先日読者モニターに当たった本について書いたが、それの感想を少し。
(以下、blog読者に向けて書いたという文章ではないので、わかりにくいところは申し訳ない)

ひと言で言うと、面白かった。けどもうひとつ物足りない、というところ。これだけの文章量なのだから、要求しても良いと思う。

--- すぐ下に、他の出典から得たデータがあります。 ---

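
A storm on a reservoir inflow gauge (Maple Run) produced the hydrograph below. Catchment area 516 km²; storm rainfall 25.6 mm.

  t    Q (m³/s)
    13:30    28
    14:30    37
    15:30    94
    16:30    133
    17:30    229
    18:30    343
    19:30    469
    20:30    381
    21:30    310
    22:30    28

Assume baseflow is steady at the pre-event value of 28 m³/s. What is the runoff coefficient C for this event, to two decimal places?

C ≈ 0.48

ΣQ_DR = 1772 m³/s; V = ΣQ_DR·Δt = 6.379 × 10^6 m³.
Runoff depth d = V / A = 12.36 mm.
C = d / P = 12.36 / 25.6 = 0.48.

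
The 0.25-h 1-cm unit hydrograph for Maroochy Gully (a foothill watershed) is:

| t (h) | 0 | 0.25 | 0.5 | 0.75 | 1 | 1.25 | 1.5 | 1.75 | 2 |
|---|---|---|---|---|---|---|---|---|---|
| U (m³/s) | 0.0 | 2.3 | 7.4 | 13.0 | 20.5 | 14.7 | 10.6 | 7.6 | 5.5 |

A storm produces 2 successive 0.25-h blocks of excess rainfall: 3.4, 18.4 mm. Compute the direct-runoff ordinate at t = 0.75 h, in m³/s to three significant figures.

Q ≈ 18.0 m³/s

By discrete convolution, Q_j = Σ (P_i / 10 mm) · U_{j−i}.
At t = 0.75 h (j=3): Q = (3.4/10)·13.0 + (18.4/10)·7.4 = 18.0 m³/s.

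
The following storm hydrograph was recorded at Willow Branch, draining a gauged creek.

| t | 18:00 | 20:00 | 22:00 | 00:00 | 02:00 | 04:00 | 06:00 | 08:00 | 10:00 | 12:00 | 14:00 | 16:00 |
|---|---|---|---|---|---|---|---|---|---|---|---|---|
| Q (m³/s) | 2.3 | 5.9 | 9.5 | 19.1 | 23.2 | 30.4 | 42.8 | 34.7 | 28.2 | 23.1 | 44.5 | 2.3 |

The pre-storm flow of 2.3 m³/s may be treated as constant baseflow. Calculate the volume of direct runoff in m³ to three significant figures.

Direct-runoff ordinates (Q − Q_b): 0.0, 3.6, 7.2, 16.8, 20.9, 28.1, 40.5, 32.4, 25.9, 20.8, 42.2, 0.0 m³/s.
ΣQ_DR = 238.4 m³/s.
With Δt = 2 h = 7200 s, V = ΣQ_DR · Δt = 238.4 × 7200 = 1.72 × 10^6 m³.

V ≈ 1.72 × 10^6 m³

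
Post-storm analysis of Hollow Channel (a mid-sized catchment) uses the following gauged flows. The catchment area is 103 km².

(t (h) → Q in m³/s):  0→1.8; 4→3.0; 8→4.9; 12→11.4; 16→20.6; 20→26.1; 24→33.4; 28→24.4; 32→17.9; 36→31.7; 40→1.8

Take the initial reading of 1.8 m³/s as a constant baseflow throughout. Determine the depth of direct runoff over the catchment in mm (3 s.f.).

Direct runoff: 0.0, 1.2, 3.1, 9.6, 18.8, 24.3, 31.6, 22.6, 16.1, 29.9, 0.0 m³/s; ΣQ_DR = 157.2 m³/s.
V = ΣQ_DR · Δt = 157.2 × 14400 s = 2.264 × 10^6 m³.
Over A = 103 km², depth = V / A = 22.0 mm.

d ≈ 22.0 mm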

ネタバレになるのであまり書けないが、目次に書かれている範囲で言うと「セバスチャンの正体」についてはもう少し伏線があったり、何らかの手がかりが置かれているほうが楽しめたろう。また、主人公のアレクサが謎をいろいろ考えあぐねてあちこち行ったり人と話したりする時間がもう少し長く取られていても良かったのではないか。これらの話は第2部で急速に展開する。第1部はそのための下ごしらえという位置づけのように思える。読者がどのように感じるのかわからないが、もっと第1部が少なく、第2部を長くしても良いように感じた。最後の謎解きもあっさりしていて、物足りなく思った。あまり対象年齢は高くないということか。しかしそれにしては文章量があるのだから…
3部作というと最近では「ライラの冒険」を思い出す。あれの世界観の書きぶりはなかなか濃かった。

ひとつだけ、目次や人物紹介から予め読み取れないことに言及する。囚人が本書では出てくる。彼らに烙印が押されているのは時代的なこともあるから受け入れるとして、彼らが何の説明もなく悪者として取り扱われていることは抵抗があった。そういう単純化も含めて物足りなさとして感じられたのかもしれない(最後には、囚人たちの事情にも言及されて終わるのだが)。
でもこんなことを感じる人間はあまり居ないのかもしれず、たぶん希有なコメントだろう。

パーヴィス・コッチャーは面白いキャラクターだった。主人公と絡んでいく過程が本書の物語の楽しさを増していたように思う。これ以上は今の段階では書けないのが残念。

アレクサは或る能力を得て行動する。それがこの本の魅力のひとつだったように思うが、それはいったん失われてしまう。第2巻以降で復活するか? どうやら原書のあらすじなど読むと、そのへんが重要な役割を果たすようだ…
その他あれこれ食い足り無さを感じたが、それらはいずれも第2巻以降に実を結ぶのかもしれない。それは期待して待っていても良いと思われた。

蛇足。221ページ第2行のチェスの駒の配置は誤植だろう。これは今回指摘されるのでたぶん修正される。